I’ve actually written before about the requisite homoerotica contained in the Transporter movies, (specifically the expectation of number three, which you can find here) and, no doubt, a lot of you will have seen the original Transporter already. In which case, I think it’s safe just to leave you with my notes, as they were scribbled down, which I believe say it all:
Repeated cock punch before big oil fight, squelching, slippery limbs, man landing on Statham’s bum, then sliding towards crotch, Statham shuts leg, slides away.
Genius.
The Fast And The Furious (2001) Shiny boys with shiny toys.

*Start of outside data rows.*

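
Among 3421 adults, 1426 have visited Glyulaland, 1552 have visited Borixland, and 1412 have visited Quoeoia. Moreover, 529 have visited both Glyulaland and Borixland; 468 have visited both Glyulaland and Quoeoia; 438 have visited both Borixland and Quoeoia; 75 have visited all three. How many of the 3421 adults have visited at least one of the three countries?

3030

|union| = 1426 + 1552 + 1412 − 529 − 468 − 438 + 75 = 3030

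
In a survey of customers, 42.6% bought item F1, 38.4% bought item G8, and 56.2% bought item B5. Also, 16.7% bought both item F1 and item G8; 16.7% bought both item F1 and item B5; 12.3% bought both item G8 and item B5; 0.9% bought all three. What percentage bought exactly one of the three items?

By inclusion–exclusion (exactly-one form):
P(exactly one) = 42.6 + 38.4 + 56.2 − 2·16.7 − 2·16.7 − 2·12.3 + 3·0.9 = 48.5%

48.5%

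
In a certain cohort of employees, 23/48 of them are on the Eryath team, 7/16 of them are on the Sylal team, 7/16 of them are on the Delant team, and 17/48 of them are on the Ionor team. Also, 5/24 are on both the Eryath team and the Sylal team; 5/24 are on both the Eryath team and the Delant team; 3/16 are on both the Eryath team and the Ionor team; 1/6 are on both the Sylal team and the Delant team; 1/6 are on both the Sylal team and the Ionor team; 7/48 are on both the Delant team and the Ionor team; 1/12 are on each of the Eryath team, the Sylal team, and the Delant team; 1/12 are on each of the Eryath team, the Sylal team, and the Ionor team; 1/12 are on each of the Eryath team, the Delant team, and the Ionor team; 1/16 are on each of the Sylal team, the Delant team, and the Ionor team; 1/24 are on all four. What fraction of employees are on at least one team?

P(≥1) = 23/48 + 7/16 + 7/16 + 17/48 − 5/24 − 5/24 − 3/16 − 1/6 − 1/6 − 7/48 + 1/12 + 1/12 + 1/12 + 1/16 − 1/24 = 43/48

43/48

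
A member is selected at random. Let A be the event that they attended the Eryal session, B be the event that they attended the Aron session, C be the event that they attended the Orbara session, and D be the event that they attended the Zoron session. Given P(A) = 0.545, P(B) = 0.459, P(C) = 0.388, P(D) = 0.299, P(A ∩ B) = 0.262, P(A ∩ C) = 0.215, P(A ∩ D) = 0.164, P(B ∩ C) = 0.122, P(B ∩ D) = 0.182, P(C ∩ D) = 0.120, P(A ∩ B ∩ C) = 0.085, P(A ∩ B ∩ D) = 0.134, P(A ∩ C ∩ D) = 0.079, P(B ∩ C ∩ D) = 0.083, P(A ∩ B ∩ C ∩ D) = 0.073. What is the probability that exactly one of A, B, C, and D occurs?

0.412

P(exactly one) = 0.545 + 0.459 + 0.388 + 0.299 − 2·0.262 − 2·0.215 − 2·0.164 − 2·0.122 − 2·0.182 − 2·0.120 + 3·0.085 + 3·0.134 + 3·0.079 + 3·0.083 − 4·0.073 = 0.412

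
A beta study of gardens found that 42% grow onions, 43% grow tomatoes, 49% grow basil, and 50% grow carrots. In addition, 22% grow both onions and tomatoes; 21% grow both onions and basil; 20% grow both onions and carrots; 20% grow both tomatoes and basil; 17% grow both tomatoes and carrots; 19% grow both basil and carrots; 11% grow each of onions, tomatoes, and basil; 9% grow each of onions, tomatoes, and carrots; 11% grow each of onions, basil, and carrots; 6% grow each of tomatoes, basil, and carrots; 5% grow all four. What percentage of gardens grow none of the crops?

3%

By inclusion-exclusion,
P(union) = 42 + 43 + 49 + 50 − 22 − 21 − 20 − 20 − 17 − 19 + 11 + 9 + 11 + 6 − 5 = 97%
P(none) = 100% − 97% = 3%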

The Fast And The Furious could well be a film accused of overcompensation. The filmmakers clearly thought that filling a lot of the film with scantily clad women, two girls kissing, and the combined beauty of Michelle Rodriguez and Jordana Brewster would be enough to distract from all the pretty boys trying to talk tough while wandering around shirtless.
They were wrong.
The finest example of this can be found in one of the deleted scenes on the DVD, which could be seen as a bit of an exception to the list, but it was still written and filmed and is hardly misrepresentative of the film as a whole.

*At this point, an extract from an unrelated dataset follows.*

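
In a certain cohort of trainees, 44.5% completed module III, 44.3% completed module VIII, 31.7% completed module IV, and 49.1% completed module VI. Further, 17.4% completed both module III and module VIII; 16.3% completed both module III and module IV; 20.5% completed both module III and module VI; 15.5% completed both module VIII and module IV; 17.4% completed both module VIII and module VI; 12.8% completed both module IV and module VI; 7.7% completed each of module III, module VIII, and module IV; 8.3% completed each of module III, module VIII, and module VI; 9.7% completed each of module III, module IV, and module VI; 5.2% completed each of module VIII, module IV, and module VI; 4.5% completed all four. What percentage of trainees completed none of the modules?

3.9%

P(union) = 44.5 + 44.3 + 31.7 + 49.1 − 17.4 − 16.3 − 20.5 − 15.5 − 17.4 − 12.8 + 7.7 + 8.3 + 9.7 + 5.2 − 4.5 = 96.1%
P(none) = 100% − 96.1% = 3.9%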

The Fast And The Furious, for me, has always felt like a poor man’s Point Break (also worthy of note for the man-crush theme), so it’s the only film on this list that I don’t love in any way, getting more from the sequels than the original, which is unusual.
The scene in question sees four of the male leads, sat around on a scrapped car, all half naked and shiny, surrounded by car parts, sharing a tender moment as they recall the first time they drove a car.

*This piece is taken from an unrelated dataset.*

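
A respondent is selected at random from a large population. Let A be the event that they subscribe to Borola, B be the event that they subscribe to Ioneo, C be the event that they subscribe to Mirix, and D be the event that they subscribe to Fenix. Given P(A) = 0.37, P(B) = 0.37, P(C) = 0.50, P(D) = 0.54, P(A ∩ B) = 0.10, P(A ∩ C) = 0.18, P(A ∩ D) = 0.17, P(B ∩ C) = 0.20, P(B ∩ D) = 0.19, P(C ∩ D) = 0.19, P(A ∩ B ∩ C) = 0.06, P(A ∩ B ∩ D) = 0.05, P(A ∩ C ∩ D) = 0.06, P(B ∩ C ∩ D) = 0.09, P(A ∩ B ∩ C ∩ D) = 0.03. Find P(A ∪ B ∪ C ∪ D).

0.98

By inclusion–exclusion:
P(A ∪ B ∪ C ∪ D) = 0.37 + 0.37 + 0.50 + 0.54 − 0.10 − 0.18 − 0.17 − 0.20 − 0.19 − 0.19 + 0.06 + 0.05 + 0.06 + 0.09 − 0.03 = 0.98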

As they share stories with one another, the edit intercuts fetishistic shots of immaculate car parts, coming across as a crude visual metaphor for how comparable the young racers are to their machines.
It’s a terrible moment, which is why it, no doubt, ended up on the cutting room floor, but it still suffers from the same pseudo-psychological dialogue that hampered the rest of the film, making the whole thing feel desperately shallow.
Using car metaphors isn’t a way to heighten machismo, but rather lead to cringe inducing linesthat certainly made for the worst attempt at seduction when used in fellow car fetish movie, Gone In 60 Seconds, between Angelina Jolie and Nic Cage.
Honourable mentions:
A mention must go to most of Jean-Claude Van Damme’s back catalogue, for the excessive showing of his well polished behind. In fact, both his film A.W.O.L. (aka Lionheart) and fellow action star Patrick Swayze’s film, Roadhouse (more mullets than you can imagine), have a similar line in dubious tough guy talk.
A.W.O.L. has someone say to Van Damme, “You’re kinda pretty. I don’t know whether to fight you, or fuck you!”, while Swayze gets accosted with, “I used to fuck guys like you in prison.” They don’t write them like they used to.
The Humungus from Mad Max 2 can also have his own mention here, as I’m not sure it’s safe for him to be in a paragraph with anyone else. I mean just what in the hell is he, apart from terrifying?
Stay back, you freaky metal bondage Jason Vorhees.
Last, but not least, I’ll give credit to the more contemporary 300 and Never Back Down, for proving that, despite decades passing, some cinematic trends will never end, but if that means keeping the spirit of the eighties action movie alive, then I’ll always be there to support it.
P.S. I am wearing red shorts as I write this.